Убаюканный музыкой, которую играет его жена в гостиной, Эфраим сидит у камина с родными и обсуждает политику. Такой приятный вечер: братья и сестры беседуют, добродушно подтрунивая над патриархом. Рабиновичи еще не знают, что эти часы станут последними, которые они проведут вместе, всей семьей.
Глава 3
На следующий день Эмма и Эфраим покидают семейную дачу, и все в хорошем настроении прощаются, твердо условившись собраться еще раз до наступления лета.
Эмма смотрит в окно повозки на проплывающие пейзажи. Она размышляет: а что, если свекор прав и разумнее было бы уехать в Палестину. Имя ее мужа в списке. Полиция может прийти за Эфраимом в любой момент.
— Что это за список? Почему Эфраима преследуют? Потому что он еврей?
— Нет, то было в другое время. Я тебе говорила: дед был эсером. Так вот, после Октябрьской революции большевики начали уничтожать своих бывших соратников: на меньшевиков и эсеров открылась настоящая охота.
И потому, вернувшись в Москву, Эфраим вынужден скрываться. Он подыскивает убежище недалеко от своей квартиры, чтобы время от времени навещать жену.

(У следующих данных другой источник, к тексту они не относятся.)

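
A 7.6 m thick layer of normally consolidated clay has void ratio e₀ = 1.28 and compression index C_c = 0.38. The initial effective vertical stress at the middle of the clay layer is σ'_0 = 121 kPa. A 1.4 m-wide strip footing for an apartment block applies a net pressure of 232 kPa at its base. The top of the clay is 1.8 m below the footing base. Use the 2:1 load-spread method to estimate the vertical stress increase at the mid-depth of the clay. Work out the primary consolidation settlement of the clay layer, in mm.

Mid-depth of clay below the footing base: z = 1.8 + 7.6/2 = 5.6 m.
Stress increase at mid-clay by the 2:1 spreading method:
Δσ = qB/(B+z) = 232×1.4/(1.4+5.6) = 46.4 kPa
Final effective stress: σ'_f = σ'_0 + Δσ = 121 + 46.4 = 167.4 kPa.
Normally consolidated clay, so the full stress increment lies on the virgin compression line:
S_c = C_c·H/(1+e₀)·log₁₀(σ'_f/σ'_0) = 0.38×7.6/(1+1.28)×log₁₀(167.4/121)
    = 1.2667 × 0.14097 = 0.1786 m

S_c ≈ 179 mm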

В тот вечер он хочет перед уходом помыться. Чтобы заглушить плеск воды в цинковой лохани на кухне, Эмма садится за фортепиано и начинает с силой стучать по клавишам из слоновой кости. Она не доверяет соседям и опасается доносов.
Вдруг — стук в дверь. Стучат отрывисто. Властно. Эмма идет к двери, держа руку на своем огромном животе.
— Кто там?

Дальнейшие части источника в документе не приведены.